Seria interessante indagar como produzir essa multiplicidade de pontos de vista, se tantos são impedidos de ver.
Talvez, porém, essa “multiparcialidade” diga respeito apenas aos que são “mídia livre”: por consequência, os demais, os que “apoiaram a ditadura”, devem ser silenciados.

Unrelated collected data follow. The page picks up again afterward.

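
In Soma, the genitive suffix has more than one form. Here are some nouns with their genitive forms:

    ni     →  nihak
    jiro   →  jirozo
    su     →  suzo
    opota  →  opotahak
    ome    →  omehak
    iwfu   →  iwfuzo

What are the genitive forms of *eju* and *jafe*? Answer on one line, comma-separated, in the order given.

The pattern is rounding harmony: -zo when the last vowel of the stem is a rounded vowel (*jiro*, *su*, *iwfu*); -hak when the last vowel of the stem is an unrounded vowel (*ni*, *opota*, *ome*).
*eju* — last vowel /u/ (a rounded vowel) → -zo → *ejuzo*.
*jafe* — last vowel /e/ (an unrounded vowel) → -hak → *jafehak*.

ejuzo, jafehak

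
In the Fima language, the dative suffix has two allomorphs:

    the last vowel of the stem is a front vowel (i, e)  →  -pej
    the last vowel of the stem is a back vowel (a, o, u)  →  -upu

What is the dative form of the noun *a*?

Since the last vowel of *a* is /a/ (a back vowel), it takes -upu, giving *aupu*.

aupu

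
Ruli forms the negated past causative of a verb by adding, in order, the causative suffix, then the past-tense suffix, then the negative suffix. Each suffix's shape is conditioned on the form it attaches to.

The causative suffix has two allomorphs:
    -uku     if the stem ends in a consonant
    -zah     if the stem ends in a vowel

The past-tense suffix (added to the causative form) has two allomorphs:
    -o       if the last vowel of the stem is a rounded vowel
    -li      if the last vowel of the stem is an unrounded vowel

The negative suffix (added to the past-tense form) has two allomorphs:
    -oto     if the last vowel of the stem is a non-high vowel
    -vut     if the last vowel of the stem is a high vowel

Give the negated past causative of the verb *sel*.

selukuooto

The final sound of *sel* is /l/, which is a consonant, so the causative suffix is -uku, giving *seluku*.
The causative form *seluku*: last vowel = /u/, a rounded vowel → -o → *selukuo*.
The past-tense form *selukuo* — last vowel /o/ (a non-high vowel) → -oto → *selukuooto*.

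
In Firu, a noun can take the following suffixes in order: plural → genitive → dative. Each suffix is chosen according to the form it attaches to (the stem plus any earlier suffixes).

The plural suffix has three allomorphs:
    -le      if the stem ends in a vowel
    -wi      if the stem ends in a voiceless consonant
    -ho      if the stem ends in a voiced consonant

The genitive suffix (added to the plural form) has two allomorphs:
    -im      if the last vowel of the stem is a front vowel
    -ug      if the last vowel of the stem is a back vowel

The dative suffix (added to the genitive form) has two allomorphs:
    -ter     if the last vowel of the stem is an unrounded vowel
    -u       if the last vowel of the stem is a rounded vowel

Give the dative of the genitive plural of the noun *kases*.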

Faz sentido: Saint-Just, um dos ícones da política do terror que se seguiu à Revolução Francesa, dizia que não poderia haver liberdade para os inimigos da liberdade. Pouco importam as tragédias que a História acumula: sempre sobrevivem os partidários dos comitês de salvação pública e de suas guilhotinas.
Todos ou ninguém
Como já pude comentar neste Observatório (ver “Contra a demonização da imprensa“), o pressuposto que automaticamente condena tudo o que vem da grande imprensa parece expressão de aguda consciência política, quando não passa de uma brutal ignorância. Mas, em tempos turbulentos como os que estamos vivendo, radicalizar faz parte: quanto mais, melhor.
Em várias entrevistas, o líder do Mídia Ninja repetiu que discordava da hostilização aos jornalistas, que não agiria assim, mas que entendia por que os outros agiam. Na prática, portanto, não contestava esse comportamento: “entender”, nesse caso, acaba sendo sinônimo de “aceitar”, por mais que o discurso afirme outra coisa.

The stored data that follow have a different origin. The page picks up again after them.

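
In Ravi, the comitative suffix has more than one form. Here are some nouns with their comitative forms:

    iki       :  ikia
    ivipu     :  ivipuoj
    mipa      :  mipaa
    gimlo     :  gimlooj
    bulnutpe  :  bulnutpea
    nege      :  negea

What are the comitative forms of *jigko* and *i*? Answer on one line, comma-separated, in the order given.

jigkooj, ia

The suffix is conditioned by the last vowel: -oj when the last vowel of the stem is a rounded vowel (*ivipu*, *gimlo*); -a when the last vowel of the stem is an unrounded vowel (*iki*, *mipa*, *bulnutpe*, *nege*).
The last vowel of *jigko* is /o/, which is a rounded vowel, so the suffix is -oj, giving *jigkooj*.
*i* — last vowel /i/ (an unrounded vowel) → -a → *ia*.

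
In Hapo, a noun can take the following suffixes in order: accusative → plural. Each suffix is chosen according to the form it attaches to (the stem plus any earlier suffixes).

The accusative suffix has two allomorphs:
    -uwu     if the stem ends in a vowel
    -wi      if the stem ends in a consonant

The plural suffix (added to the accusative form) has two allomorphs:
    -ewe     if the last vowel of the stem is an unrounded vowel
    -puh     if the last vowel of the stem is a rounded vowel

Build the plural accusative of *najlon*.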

Diante do que ocorre na Câmara de Vereadores do Rio, se discordassem de fato dessa atitude, os ninjas poderiam simplesmente rejeitar o privilégio. Bastaria dizer: ou todos cobrem, ou ninguém. Seria uma forma objetiva e pedagógica de contestar a discriminação e de demonstrar solidariedade a quem exerce a profissão de jornalista, algo que militantes de outras épocas sabiam valorizar muito bem.

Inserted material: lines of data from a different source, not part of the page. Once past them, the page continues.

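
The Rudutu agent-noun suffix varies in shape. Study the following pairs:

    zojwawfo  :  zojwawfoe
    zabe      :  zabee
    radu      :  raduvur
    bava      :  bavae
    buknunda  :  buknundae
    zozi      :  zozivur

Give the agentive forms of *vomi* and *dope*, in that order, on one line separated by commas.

vomivur, dopee

The suffix is conditioned by the last vowel: -vur when the last vowel of the stem is a high vowel (*radu*, *zozi*); -e when the last vowel of the stem is a non-high vowel (*zojwawfo*, *zabe*, *bava*, *buknunda*).
The last vowel of *vomi* is /i/, which is a high vowel, so the suffix is -vur, giving *vomivur*.
*dope*: last vowel = /e/, a non-high vowel → -e → *dopee*.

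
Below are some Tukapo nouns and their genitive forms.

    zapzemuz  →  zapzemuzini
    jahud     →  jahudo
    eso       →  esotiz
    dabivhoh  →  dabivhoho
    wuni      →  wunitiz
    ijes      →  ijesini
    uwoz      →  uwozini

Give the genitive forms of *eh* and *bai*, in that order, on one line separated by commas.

eho, baitiz

Looking at the final sound of each stem: -ini when the stem ends in a sibilant (*zapzemuz*, *ijes*, *uwoz*); -o when the stem ends in a non-sibilant consonant (*jahud*, *dabivhoh*); -tiz when the stem ends in a vowel (*eso*, *wuni*).
*eh* — final sound /h/ (a non-sibilant consonant) → -o → *eho*.
*bai* — final sound /i/ (a vowel) → -tiz → *baitiz*.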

Os empresários que comandam as grandes corporações de comunicação são absolutamente refratários à democratização dos meios e sempre acusaram de “censura” qualquer tentativa de regulação nesse campo. Quem impede a imprensa de trabalhar provavelmente imagina estar agindo de maneira mais eficaz na contestação a esse poder. Opta pela ação direta, despreza a via institucional. Mas o exercício da censura em nome da liberdade, além de um absurdo lógico, significa apenas a inversão de sinais e o afastamento de qualquer hipótese de projeto democrático.
Naturalmente, todos falam em nome do povo. Mas, nesse horizonte, o que se vislumbra tem a forma oblíqua de uma lâmina pronta para decepar cabeças.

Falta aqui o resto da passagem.